I really don't understand why this is happening. I'm using @Before to set up before each test, so the conditions for all three tests should be the same? Why are some of them failing when they work fine individually?
@Before
public void setup()
{
sys = new OrderSystem();
sys.getDb().clearDb();
}
@Test
public void testOrderDatabaseAddsOrders()
{
sys.getDb().clearDb();
sys.createOrder(25);
assertEquals(sys.getDb().getDbArrayList().size(), 1);
sys.createOrder(30);
assertEquals(sys.getDb().getDbArrayList().size(), 2);
sys.createOrder(35);
assertEquals(sys.getDb().getDbArrayList().size(), 3);
}
@Test
public void testOrderDatabaseRemovesOrdersCorrectly()
{
sys.createOrder(25);
assertEquals(sys.getDb().getDbArrayList().size(), 1);
sys.removeOrder("BRICK1");
assertEquals(sys.getDb().getDbArrayList().size(), 0);
}
@Test
public void testOrderDatabaseReturnsOrdersCorrectly()
{
System.out.println("Size of db: " + sys.getDb().getDbArrayList().size());
sys.createOrder(25);
System.out.println("Size of db: " + sys.getDb().getDbArrayList().size());
BrickOrder o = sys.getOrder("BRICK1");
assertEquals(o.getNumberOfBricks(), 25);
}
Upvotes: 2
Views: 1419
Reputation: 4829
I had similar problem, so sharing as it will help some one.
The test which was giving me tough time was using OutputCaptureExtension
and using this I was trying to verify the logging as part of Unit test
@ExtendWith({MockitoExtension.class, OutputCaptureExtension.class})
class SaveHistoryService {
and my test looked like below snippet
@Test
void saveHistory(final CapturedOutput output) {
assertThat(output.getOut()).contains(format("Record saved successfully"));
}
Now this test works fine when ran individually however when on CI it runs the entire stack it was failing continously.
That clearly explains there is some dependency between the tests.
In my case the problem was, the profiles set in previous tests.
We used info level log only in non-prod
profiles by configuring in logback-spring.xml
as below
<springProfile name="non-prod">
<logger name="com.demo" level="INFO"/>
<root level="INFO">
<appender-ref ref="CONSOLE" />
</root>
</springProfile>
<springProfile name="prod">
<logger name="com.demo" level="WARN"/>
<root level="WARN">
<appender-ref ref="CONSOLE" />
</root>
</springProfile>
Now the test which was running before the failing test was using
@ActiveProfiles("test")
@RestClientTest(MyRestClient.class)
public class MyRestClientTest {
and post completion of the test, for the next test the app is still in test profile which means no info level logs
So, the solution is to amend the previous test to use
@ActiveProfiles({"test","non-prod"})
Upvotes: 0
Reputation: 116918
However, if I execute all three tests uncommented then "testOrderDatabaseReturnsOrdersCorrectly" produces an error and "testOrderDatabaseRemovesOrdersCorrectly" fails.

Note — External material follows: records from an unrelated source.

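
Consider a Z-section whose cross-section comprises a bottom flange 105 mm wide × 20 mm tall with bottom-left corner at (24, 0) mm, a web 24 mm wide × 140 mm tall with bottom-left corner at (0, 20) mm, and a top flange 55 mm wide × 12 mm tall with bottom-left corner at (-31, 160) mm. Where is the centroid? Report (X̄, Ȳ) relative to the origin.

X̄ = 32.46 mm, Ȳ = 70.75 mm

bottom flange: A = 105 × 20 = 2100.00, centroid at (76.50, 10.00).
web: A = 24 × 140 = 3360.00, centroid at (12.00, 90.00).
top flange: A = 55 × 12 = 660.00, centroid at (-3.50, 166.00).
ΣA = 6120.00 mm², ΣAX̄ = 198660.00 mm³, ΣAȲ = 432960.00 mm³.
X̄ = 198660.00/6120.00 = 32.46 mm; Ȳ = 432960.00/6120.00 = 70.75 mm.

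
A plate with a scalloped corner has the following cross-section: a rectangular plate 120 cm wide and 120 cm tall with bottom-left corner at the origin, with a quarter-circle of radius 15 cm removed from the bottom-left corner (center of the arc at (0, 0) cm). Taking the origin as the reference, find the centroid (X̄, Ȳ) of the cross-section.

X̄ = 60.67 cm, Ȳ = 60.67 cm

Part | A | x̄ᵢ | ȳᵢ | A·x̄ᵢ | A·ȳᵢ
plate | 14400.00 | 60.00 | 60.00 | 864000.00 | 864000.00
removed quarter-circle | -176.71 | 6.37 | 6.37 | -1125.00 | -1125.00
Σ | 14223.29 |  |  | 862875.00 | 862875.00
X̄ = 862875.00 / 14223.29 = 60.67 cm
Ȳ = 862875.00 / 14223.29 = 60.67 cm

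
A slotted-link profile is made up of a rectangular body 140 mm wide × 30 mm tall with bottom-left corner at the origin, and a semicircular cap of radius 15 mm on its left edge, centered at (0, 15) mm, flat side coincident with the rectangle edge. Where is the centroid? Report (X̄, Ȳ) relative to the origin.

X̄ = 64.07 mm, Ȳ = 15.00 mm

Part | A | x̄ᵢ | ȳᵢ | A·x̄ᵢ | A·ȳᵢ
rectangular body | 4200.00 | 70.00 | 15.00 | 294000.00 | 63000.00
semicircular end | 353.43 | -6.37 | 15.00 | -2250.00 | 5301.44
Σ | 4553.43 |  |  | 291750.00 | 68301.44
X̄ = 291750.00 / 4553.43 = 64.07 mm
Ȳ = 68301.44 / 4553.43 = 15.00 mm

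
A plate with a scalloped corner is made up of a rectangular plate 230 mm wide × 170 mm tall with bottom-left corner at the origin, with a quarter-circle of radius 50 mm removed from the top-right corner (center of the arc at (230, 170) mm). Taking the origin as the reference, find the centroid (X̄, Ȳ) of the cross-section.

plate: A = 230 × 170 = 39100.00, centroid at (115.00, 85.00).
removed quarter-circle: A = −¼π·50² = -1963.50, centroid at (208.78, 148.78).
ΣA = 37136.50 mm², ΣAX̄ = 4086562.72 mm³, ΣAȲ = 3031372.45 mm³.
X̄ = 4086562.72/37136.50 = 110.04 mm; Ȳ = 3031372.45/37136.50 = 81.63 mm.

X̄ = 110.04 mm, Ȳ = 81.63 mm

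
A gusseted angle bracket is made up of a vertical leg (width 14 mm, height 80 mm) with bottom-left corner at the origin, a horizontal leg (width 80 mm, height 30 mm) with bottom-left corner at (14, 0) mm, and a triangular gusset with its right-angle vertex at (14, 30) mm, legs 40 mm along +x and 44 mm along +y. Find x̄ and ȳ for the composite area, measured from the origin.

vertical leg: A = 14 × 80 = 1120.00, centroid at (7.00, 40.00).
horizontal leg: A = 80 × 30 = 2400.00, centroid at (54.00, 15.00).
gusset: A = ½·40·44 = 880.00, centroid at (27.33, 44.67).
ΣA = 4400.00 mm²
ΣAx̄ = (1120.00)(7.00) + (2400.00)(54.00) + (880.00)(27.33) = 161493.33 mm³
ΣAȳ = (1120.00)(40.00) + (2400.00)(15.00) + (880.00)(44.67) = 120106.67 mm³
x̄ = 161493.33 / 4400.00 = 36.70 mm
ȳ = 120106.67 / 4400.00 = 27.30 mm

x̄ = 36.70 mm, ȳ = 27.30 mm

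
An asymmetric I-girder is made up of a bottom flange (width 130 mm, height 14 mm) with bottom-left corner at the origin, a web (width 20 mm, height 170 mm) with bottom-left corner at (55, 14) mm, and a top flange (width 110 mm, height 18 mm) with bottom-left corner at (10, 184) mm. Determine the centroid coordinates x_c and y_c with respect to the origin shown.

bottom flange: A = 130 × 14 = 1820.00, centroid at (65.00, 7.00).
web: A = 20 × 170 = 3400.00, centroid at (65.00, 99.00).
top flange: A = 110 × 18 = 1980.00, centroid at (65.00, 193.00).
ΣA = 7200.00 mm², ΣAx_c = 468000.00 mm³, ΣAy_c = 731480.00 mm³.
x_c = 468000.00/7200.00 = 65.00 mm; y_c = 731480.00/7200.00 = 101.59 mm.

x_c = 65.00 mm, y_c = 101.59 mm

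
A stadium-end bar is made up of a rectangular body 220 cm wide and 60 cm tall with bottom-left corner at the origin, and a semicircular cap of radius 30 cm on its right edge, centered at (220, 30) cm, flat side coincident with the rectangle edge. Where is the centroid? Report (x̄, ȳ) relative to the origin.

x̄ = 121.87 cm, ȳ = 30.00 cm

rectangular body: A = 220 × 60 = 13200.00, centroid at (110.00, 30.00).
semicircular end: A = ½π·30² = 1413.72, centroid at (232.73, 30.00).
ΣA = 14613.72 cm², ΣAx̄ = 1781017.67 cm³, ΣAȳ = 438411.50 cm³.
x̄ = 1781017.67/14613.72 = 121.87 cm; ȳ = 438411.50/14613.72 = 30.00 cm.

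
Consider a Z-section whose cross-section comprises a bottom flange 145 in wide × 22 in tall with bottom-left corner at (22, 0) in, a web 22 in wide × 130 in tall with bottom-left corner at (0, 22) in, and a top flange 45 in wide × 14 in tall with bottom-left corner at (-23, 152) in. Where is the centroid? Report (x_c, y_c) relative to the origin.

x_c = 49.79 in, y_c = 57.50 in

bottom flange: A = 145 × 22 = 3190.00, centroid at (94.50, 11.00).
web: A = 22 × 130 = 2860.00, centroid at (11.00, 87.00).
top flange: A = 45 × 14 = 630.00, centroid at (-0.50, 159.00).
ΣA = 6680.00 in², ΣAx_c = 332600.00 in³, ΣAy_c = 384080.00 in³.
x_c = 332600.00/6680.00 = 49.79 in; y_c = 384080.00/6680.00 = 57.50 in.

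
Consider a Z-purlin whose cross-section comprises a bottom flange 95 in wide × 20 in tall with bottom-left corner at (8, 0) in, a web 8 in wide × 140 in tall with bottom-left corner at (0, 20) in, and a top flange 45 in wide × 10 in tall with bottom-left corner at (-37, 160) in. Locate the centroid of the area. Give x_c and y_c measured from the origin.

x_c = 29.80 in, y_c = 55.92 in

bottom flange: A = 95 × 20 = 1900.00, centroid at (55.50, 10.00).
web: A = 8 × 140 = 1120.00, centroid at (4.00, 90.00).
top flange: A = 45 × 10 = 450.00, centroid at (-14.50, 165.00).
ΣA = 3470.00 in²
ΣAx_c = (1900.00)(55.50) + (1120.00)(4.00) + (450.00)(-14.50) = 103405.00 in³
ΣAy_c = (1900.00)(10.00) + (1120.00)(90.00) + (450.00)(165.00) = 194050.00 in³
x_c = 103405.00 / 3470.00 = 29.80 in
y_c = 194050.00 / 3470.00 = 55.92 in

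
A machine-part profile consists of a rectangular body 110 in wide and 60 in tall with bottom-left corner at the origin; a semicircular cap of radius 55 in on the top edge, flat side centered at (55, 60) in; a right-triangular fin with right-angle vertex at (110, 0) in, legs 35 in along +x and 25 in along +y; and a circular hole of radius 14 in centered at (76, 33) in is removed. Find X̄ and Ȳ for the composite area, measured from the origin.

rectangular body: A = 110 × 60 = 6600.00, centroid at (55.00, 30.00).
semicircular top: A = ½π·55² = 4751.66, centroid at (55.00, 83.34).
triangular fin: A = ½·35·25 = 437.50, centroid at (121.67, 8.33).
hole: A = −π·14² = -615.75, centroid at (76.00, 33.00).
ΣA = 11173.41 in²
ΣAX̄ = (6600.00)(55.00) + (4751.66)(55.00) + (437.50)(121.67) + (-615.75)(76.00) = 630773.24 in³
ΣAȲ = (6600.00)(30.00) + (4751.66)(83.34) + (437.50)(8.33) + (-615.75)(33.00) = 577342.21 in³
X̄ = 630773.24 / 11173.41 = 56.45 in
Ȳ = 577342.21 / 11173.41 = 51.67 in

X̄ = 56.45 in, Ȳ = 51.67 in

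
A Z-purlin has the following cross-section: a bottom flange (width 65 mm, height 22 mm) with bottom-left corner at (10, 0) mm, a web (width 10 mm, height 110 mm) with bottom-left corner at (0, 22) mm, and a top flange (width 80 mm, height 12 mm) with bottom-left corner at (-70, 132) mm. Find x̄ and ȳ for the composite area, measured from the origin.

Part | A | x̄ᵢ | ȳᵢ | A·x̄ᵢ | A·ȳᵢ
bottom flange | 1430.00 | 42.50 | 11.00 | 60775.00 | 15730.00
web | 1100.00 | 5.00 | 77.00 | 5500.00 | 84700.00
top flange | 960.00 | -30.00 | 138.00 | -28800.00 | 132480.00
Σ | 3490.00 |  |  | 37475.00 | 232910.00
x̄ = 37475.00 / 3490.00 = 10.74 mm
ȳ = 232910.00 / 3490.00 = 66.74 mm

x̄ = 10.74 mm, ȳ = 66.74 mm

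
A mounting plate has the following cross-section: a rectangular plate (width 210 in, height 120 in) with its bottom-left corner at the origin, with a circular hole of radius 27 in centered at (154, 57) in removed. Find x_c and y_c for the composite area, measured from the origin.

x_c = 100.10 in, y_c = 60.30 in

Part | A | x̄ᵢ | ȳᵢ | A·x̄ᵢ | A·ȳᵢ
plate | 25200.00 | 105.00 | 60.00 | 2646000.00 | 1512000.00
hole | -2290.22 | 154.00 | 57.00 | -352694.04 | -130542.60
Σ | 22909.78 |  |  | 2293305.96 | 1381457.40
x_c = 2293305.96 / 22909.78 = 100.10 in
y_c = 1381457.40 / 22909.78 = 60.30 in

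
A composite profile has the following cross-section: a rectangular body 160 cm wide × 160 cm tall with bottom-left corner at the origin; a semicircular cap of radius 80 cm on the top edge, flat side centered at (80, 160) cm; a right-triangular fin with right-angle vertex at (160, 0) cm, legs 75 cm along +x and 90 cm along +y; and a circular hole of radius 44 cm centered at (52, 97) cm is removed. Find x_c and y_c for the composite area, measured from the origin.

rectangular body: A = 160 × 160 = 25600.00, centroid at (80.00, 80.00).
semicircular top: A = ½π·80² = 10053.10, centroid at (80.00, 193.95).
triangular fin: A = ½·75·90 = 3375.00, centroid at (185.00, 30.00).
hole: A = −π·44² = -6082.12, centroid at (52.00, 97.00).
ΣA = 32945.97 cm², ΣAx_c = 3160352.30 cm³, ΣAy_c = 3509112.80 cm³.
x_c = 3160352.30/32945.97 = 95.93 cm; y_c = 3509112.80/32945.97 = 106.51 cm.

x_c = 95.93 cm, y_c = 106.51 cm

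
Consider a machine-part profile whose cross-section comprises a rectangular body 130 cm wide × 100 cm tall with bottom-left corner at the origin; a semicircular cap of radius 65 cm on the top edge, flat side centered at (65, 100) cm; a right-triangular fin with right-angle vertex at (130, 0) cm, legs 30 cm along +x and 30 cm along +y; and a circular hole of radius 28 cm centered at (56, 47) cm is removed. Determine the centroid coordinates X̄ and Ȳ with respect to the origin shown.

rectangular body: A = 130 × 100 = 13000.00, centroid at (65.00, 50.00).
semicircular top: A = ½π·65² = 6636.61, centroid at (65.00, 127.59).
triangular fin: A = ½·30·30 = 450.00, centroid at (140.00, 10.00).
hole: A = −π·28² = -2463.01, centroid at (56.00, 47.00).
ΣA = 17623.61 cm², ΣAX̄ = 1201451.46 cm³, ΣAȲ = 1385483.38 cm³.
X̄ = 1201451.46/17623.61 = 68.17 cm; Ȳ = 1385483.38/17623.61 = 78.62 cm.

X̄ = 68.17 cm, Ȳ = 78.62 cm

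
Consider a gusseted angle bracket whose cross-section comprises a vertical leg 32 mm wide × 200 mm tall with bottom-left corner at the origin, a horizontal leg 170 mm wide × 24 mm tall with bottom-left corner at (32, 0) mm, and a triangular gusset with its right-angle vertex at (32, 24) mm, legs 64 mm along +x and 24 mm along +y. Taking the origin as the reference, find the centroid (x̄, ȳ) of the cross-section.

vertical leg: A = 32 × 200 = 6400.00, centroid at (16.00, 100.00).
horizontal leg: A = 170 × 24 = 4080.00, centroid at (117.00, 12.00).
gusset: A = ½·64·24 = 768.00, centroid at (53.33, 32.00).
ΣA = 11248.00 mm², ΣAx̄ = 620720.00 mm³, ΣAȳ = 713536.00 mm³.
x̄ = 620720.00/11248.00 = 55.18 mm; ȳ = 713536.00/11248.00 = 63.44 mm.

x̄ = 55.18 mm, ȳ = 63.44 mm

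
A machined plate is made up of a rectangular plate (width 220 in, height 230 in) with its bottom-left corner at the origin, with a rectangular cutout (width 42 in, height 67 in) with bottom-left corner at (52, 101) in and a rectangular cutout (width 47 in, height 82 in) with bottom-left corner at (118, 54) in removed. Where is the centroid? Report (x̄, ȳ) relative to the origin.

x̄ = 109.61 in, ȳ = 115.51 in

plate: A = 220 × 230 = 50600.00, centroid at (110.00, 115.00).
hole 1: A = −(42 × 67) = -2814.00, centroid at (73.00, 134.50).
hole 2: A = −(47 × 82) = -3854.00, centroid at (141.50, 95.00).
ΣA = 43932.00 in², ΣAx̄ = 4815237.00 in³, ΣAȳ = 5074387.00 in³.
x̄ = 4815237.00/43932.00 = 109.61 in; ȳ = 5074387.00/43932.00 = 115.51 in.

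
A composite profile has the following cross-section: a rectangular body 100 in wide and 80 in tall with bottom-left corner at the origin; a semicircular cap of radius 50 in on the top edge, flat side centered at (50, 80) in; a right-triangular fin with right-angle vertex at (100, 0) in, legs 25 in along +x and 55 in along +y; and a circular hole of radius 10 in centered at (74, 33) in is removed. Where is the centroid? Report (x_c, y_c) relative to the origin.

x_c = 52.65 in, y_c = 58.51 in

rectangular body: A = 100 × 80 = 8000.00, centroid at (50.00, 40.00).
semicircular top: A = ½π·50² = 3926.99, centroid at (50.00, 101.22).
triangular fin: A = ½·25·55 = 687.50, centroid at (108.33, 18.33).
hole: A = −π·10² = -314.16, centroid at (74.00, 33.00).
ΣA = 12300.33 in², ΣAx_c = 647580.92 in³, ΣAy_c = 719729.51 in³.
x_c = 647580.92/12300.33 = 52.65 in; y_c = 719729.51/12300.33 = 58.51 in.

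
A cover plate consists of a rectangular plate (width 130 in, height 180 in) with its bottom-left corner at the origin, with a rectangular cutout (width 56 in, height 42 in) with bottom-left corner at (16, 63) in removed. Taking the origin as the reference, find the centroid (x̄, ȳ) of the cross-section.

x̄ = 67.35 in, ȳ = 90.67 in

plate: A = 130 × 180 = 23400.00, centroid at (65.00, 90.00).
hole: A = −(56 × 42) = -2352.00, centroid at (44.00, 84.00).
ΣA = 21048.00 in²
ΣAx̄ = (23400.00)(65.00) + (-2352.00)(44.00) = 1417512.00 in³
ΣAȳ = (23400.00)(90.00) + (-2352.00)(84.00) = 1908432.00 in³
x̄ = 1417512.00 / 21048.00 = 67.35 in
ȳ = 1908432.00 / 21048.00 = 90.67 in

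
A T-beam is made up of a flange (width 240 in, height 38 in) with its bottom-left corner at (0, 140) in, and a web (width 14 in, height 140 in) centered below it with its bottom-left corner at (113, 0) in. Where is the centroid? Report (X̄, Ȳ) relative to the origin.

X̄ = 120.00 in, Ȳ = 143.26 in

Part | A | x̄ᵢ | ȳᵢ | A·x̄ᵢ | A·ȳᵢ
web | 1960.00 | 120.00 | 70.00 | 235200.00 | 137200.00
flange | 9120.00 | 120.00 | 159.00 | 1094400.00 | 1450080.00
Σ | 11080.00 |  |  | 1329600.00 | 1587280.00
X̄ = 1329600.00 / 11080.00 = 120.00 in
Ȳ = 1587280.00 / 11080.00 = 143.26 in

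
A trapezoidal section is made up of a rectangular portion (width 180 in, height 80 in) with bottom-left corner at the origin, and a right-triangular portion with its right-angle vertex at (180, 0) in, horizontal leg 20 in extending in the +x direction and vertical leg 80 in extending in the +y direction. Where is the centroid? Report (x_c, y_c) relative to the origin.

x_c = 95.09 in, y_c = 39.30 in

rectangular portion: A = 180 × 80 = 14400.00, centroid at (90.00, 40.00).
triangular portion: A = ½·20·80 = 800.00, centroid at (186.67, 26.67).
ΣA = 15200.00 in²
ΣAx_c = (14400.00)(90.00) + (800.00)(186.67) = 1445333.33 in³
ΣAy_c = (14400.00)(40.00) + (800.00)(26.67) = 597333.33 in³
x_c = 1445333.33 / 15200.00 = 95.09 in
y_c = 597333.33 / 15200.00 = 39.30 in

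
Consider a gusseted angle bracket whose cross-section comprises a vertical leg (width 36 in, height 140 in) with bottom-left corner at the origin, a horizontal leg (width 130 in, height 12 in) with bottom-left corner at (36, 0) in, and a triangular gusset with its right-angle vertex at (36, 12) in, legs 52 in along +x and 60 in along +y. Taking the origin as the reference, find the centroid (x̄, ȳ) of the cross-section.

Part | A | x̄ᵢ | ȳᵢ | A·x̄ᵢ | A·ȳᵢ
vertical leg | 5040.00 | 18.00 | 70.00 | 90720.00 | 352800.00
horizontal leg | 1560.00 | 101.00 | 6.00 | 157560.00 | 9360.00
gusset | 1560.00 | 53.33 | 32.00 | 83200.00 | 49920.00
Σ | 8160.00 |  |  | 331480.00 | 412080.00
x̄ = 331480.00 / 8160.00 = 40.62 in
ȳ = 412080.00 / 8160.00 = 50.50 in

x̄ = 40.62 in, ȳ = 50.50 in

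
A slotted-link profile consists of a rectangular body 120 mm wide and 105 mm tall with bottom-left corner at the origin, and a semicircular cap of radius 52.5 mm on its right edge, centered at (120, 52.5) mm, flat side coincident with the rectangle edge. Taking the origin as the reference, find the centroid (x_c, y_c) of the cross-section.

Part | A | x̄ᵢ | ȳᵢ | A·x̄ᵢ | A·ȳᵢ
rectangular body | 12600.00 | 60.00 | 52.50 | 756000.00 | 661500.00
semicircular end | 4329.51 | 142.28 | 52.50 | 616009.64 | 227299.14
Σ | 16929.51 |  |  | 1372009.64 | 888799.14
x_c = 1372009.64 / 16929.51 = 81.04 mm
y_c = 888799.14 / 16929.51 = 52.50 mm

x_c = 81.04 mm, y_c = 52.50 mm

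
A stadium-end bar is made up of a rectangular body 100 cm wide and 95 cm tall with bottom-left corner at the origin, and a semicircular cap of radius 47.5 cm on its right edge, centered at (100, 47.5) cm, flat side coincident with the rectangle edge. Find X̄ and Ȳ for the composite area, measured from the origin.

X̄ = 69.06 cm, Ȳ = 47.50 cm

Part | A | x̄ᵢ | ȳᵢ | A·x̄ᵢ | A·ȳᵢ
rectangular body | 9500.00 | 50.00 | 47.50 | 475000.00 | 451250.00
semicircular end | 3544.11 | 120.16 | 47.50 | 425858.84 | 168345.19
Σ | 13044.11 |  |  | 900858.84 | 619595.19
X̄ = 900858.84 / 13044.11 = 69.06 cm
Ȳ = 619595.19 / 13044.11 = 47.50 cm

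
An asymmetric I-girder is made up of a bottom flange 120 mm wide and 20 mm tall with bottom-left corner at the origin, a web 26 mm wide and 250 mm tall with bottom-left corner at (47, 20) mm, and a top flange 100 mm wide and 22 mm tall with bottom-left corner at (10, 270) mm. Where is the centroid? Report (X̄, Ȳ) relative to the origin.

Part | A | x̄ᵢ | ȳᵢ | A·x̄ᵢ | A·ȳᵢ
bottom flange | 2400.00 | 60.00 | 10.00 | 144000.00 | 24000.00
web | 6500.00 | 60.00 | 145.00 | 390000.00 | 942500.00
top flange | 2200.00 | 60.00 | 281.00 | 132000.00 | 618200.00
Σ | 11100.00 |  |  | 666000.00 | 1584700.00
X̄ = 666000.00 / 11100.00 = 60.00 mm
Ȳ = 1584700.00 / 11100.00 = 142.77 mm

X̄ = 60.00 mm, Ȳ = 142.77 mm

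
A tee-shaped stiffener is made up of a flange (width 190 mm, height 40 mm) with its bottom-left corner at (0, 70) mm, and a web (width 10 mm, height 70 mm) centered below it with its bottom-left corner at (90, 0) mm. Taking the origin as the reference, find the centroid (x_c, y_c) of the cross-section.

x_c = 95.00 mm, y_c = 85.36 mm

web: A = 10 × 70 = 700.00, centroid at (95.00, 35.00).
flange: A = 190 × 40 = 7600.00, centroid at (95.00, 90.00).
ΣA = 8300.00 mm²
ΣAx_c = (700.00)(95.00) + (7600.00)(95.00) = 788500.00 mm³
ΣAy_c = (700.00)(35.00) + (7600.00)(90.00) = 708500.00 mm³
x_c = 788500.00 / 8300.00 = 95.00 mm
y_c = 708500.00 / 8300.00 = 85.36 mm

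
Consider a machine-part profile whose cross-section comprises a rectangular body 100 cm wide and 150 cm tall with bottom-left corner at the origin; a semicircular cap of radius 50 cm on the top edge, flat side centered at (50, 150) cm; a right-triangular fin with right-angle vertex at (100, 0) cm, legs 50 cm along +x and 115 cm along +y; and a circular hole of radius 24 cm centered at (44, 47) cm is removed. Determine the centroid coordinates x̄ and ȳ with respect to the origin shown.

rectangular body: A = 100 × 150 = 15000.00, centroid at (50.00, 75.00).
semicircular top: A = ½π·50² = 3926.99, centroid at (50.00, 171.22).
triangular fin: A = ½·50·115 = 2875.00, centroid at (116.67, 38.33).
hole: A = −π·24² = -1809.56, centroid at (44.00, 47.00).
ΣA = 19992.43 cm²
ΣAx̄ = (15000.00)(50.00) + (3926.99)(50.00) + (2875.00)(116.67) + (-1809.56)(44.00) = 1202145.68 cm³
ΣAȳ = (15000.00)(75.00) + (3926.99)(171.22) + (2875.00)(38.33) + (-1809.56)(47.00) = 1822541.09 cm³
x̄ = 1202145.68 / 19992.43 = 60.13 cm
ȳ = 1822541.09 / 19992.43 = 91.16 cm

x̄ = 60.13 cm, ȳ = 91.16 cm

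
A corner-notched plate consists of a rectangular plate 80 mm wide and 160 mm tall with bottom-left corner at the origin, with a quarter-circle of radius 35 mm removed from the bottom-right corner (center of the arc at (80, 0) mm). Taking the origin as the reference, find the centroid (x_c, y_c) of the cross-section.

plate: A = 80 × 160 = 12800.00, centroid at (40.00, 80.00).
removed quarter-circle: A = −¼π·35² = -962.11, centroid at (65.15, 14.85).
ΣA = 11837.89 mm²
ΣAx_c = (12800.00)(40.00) + (-962.11)(65.15) = 449322.65 mm³
ΣAy_c = (12800.00)(80.00) + (-962.11)(14.85) = 1009708.33 mm³
x_c = 449322.65 / 11837.89 = 37.96 mm
y_c = 1009708.33 / 11837.89 = 85.29 mm

x_c = 37.96 mm, y_c = 85.29 mm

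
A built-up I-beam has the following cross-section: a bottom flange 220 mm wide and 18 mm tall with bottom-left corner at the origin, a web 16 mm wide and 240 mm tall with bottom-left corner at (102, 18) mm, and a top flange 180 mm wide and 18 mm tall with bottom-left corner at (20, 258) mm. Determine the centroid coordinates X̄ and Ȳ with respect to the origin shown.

bottom flange: A = 220 × 18 = 3960.00, centroid at (110.00, 9.00).
web: A = 16 × 240 = 3840.00, centroid at (110.00, 138.00).
top flange: A = 180 × 18 = 3240.00, centroid at (110.00, 267.00).
ΣA = 11040.00 mm²
ΣAX̄ = (3960.00)(110.00) + (3840.00)(110.00) + (3240.00)(110.00) = 1214400.00 mm³
ΣAȲ = (3960.00)(9.00) + (3840.00)(138.00) + (3240.00)(267.00) = 1430640.00 mm³
X̄ = 1214400.00 / 11040.00 = 110.00 mm
Ȳ = 1430640.00 / 11040.00 = 129.59 mm

X̄ = 110.00 mm, Ȳ = 129.59 mm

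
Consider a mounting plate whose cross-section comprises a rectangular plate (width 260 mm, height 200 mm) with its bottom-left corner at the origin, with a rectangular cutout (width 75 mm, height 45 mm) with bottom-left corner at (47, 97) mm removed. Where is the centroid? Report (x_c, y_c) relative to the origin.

plate: A = 260 × 200 = 52000.00, centroid at (130.00, 100.00).
hole: A = −(75 × 45) = -3375.00, centroid at (84.50, 119.50).
ΣA = 48625.00 mm², ΣAx_c = 6474812.50 mm³, ΣAy_c = 4796687.50 mm³.
x_c = 6474812.50/48625.00 = 133.16 mm; y_c = 4796687.50/48625.00 = 98.65 mm.

x_c = 133.16 mm, y_c = 98.65 mm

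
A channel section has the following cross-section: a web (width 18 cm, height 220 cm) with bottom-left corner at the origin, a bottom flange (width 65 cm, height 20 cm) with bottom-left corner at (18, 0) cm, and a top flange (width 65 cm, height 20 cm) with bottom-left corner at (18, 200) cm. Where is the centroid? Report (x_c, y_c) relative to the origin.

x_c = 25.45 cm, y_c = 110.00 cm

Part | A | x̄ᵢ | ȳᵢ | A·x̄ᵢ | A·ȳᵢ
web | 3960.00 | 9.00 | 110.00 | 35640.00 | 435600.00
bottom flange | 1300.00 | 50.50 | 10.00 | 65650.00 | 13000.00
top flange | 1300.00 | 50.50 | 210.00 | 65650.00 | 273000.00
Σ | 6560.00 |  |  | 166940.00 | 721600.00
x_c = 166940.00 / 6560.00 = 25.45 cm
y_c = 721600.00 / 6560.00 = 110.00 cm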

Your problem most likely is that the results from one of the test methods is not being cleared when the next test method is run and they are clashing. Maybe you are using a memory database like H2 which is not being fully cleared even though you are calling sys.getDb().clearDb();
?
Couple of ways you can verify this:
System.out.println()
message in setup()
to make sure it is being called before each method.clearDb()
did something. I suspect you will see that it isn't working fully.int orderNumber
field and do a ++
on it in each test method to make sure you are using a new order. This is a work around of course. It would be better to understand why clear isn't doing what you want.How to fix this is a more complicated problem that depends on what actually is backing your db
. Maybe you just have some bugs in your clearDb()
method. I mention H2 because even if you setup a brand new database connection, the old one never is destroyed and will be reused. If it is a SQL database, fully dropping the tables and recreating them is one thing that forces even a persistent memory database like H2 to clear its stuff.
Hope this helps.
Upvotes: 1
Reputation: 21
I have figured out what was causing the errors and strange test behaviour.
I had a field variable which was declared static. For some reason this was not being reset before each test, even though the sys variable was being reset each time. When I removed the static declaration for this variable all of the tests succeeded.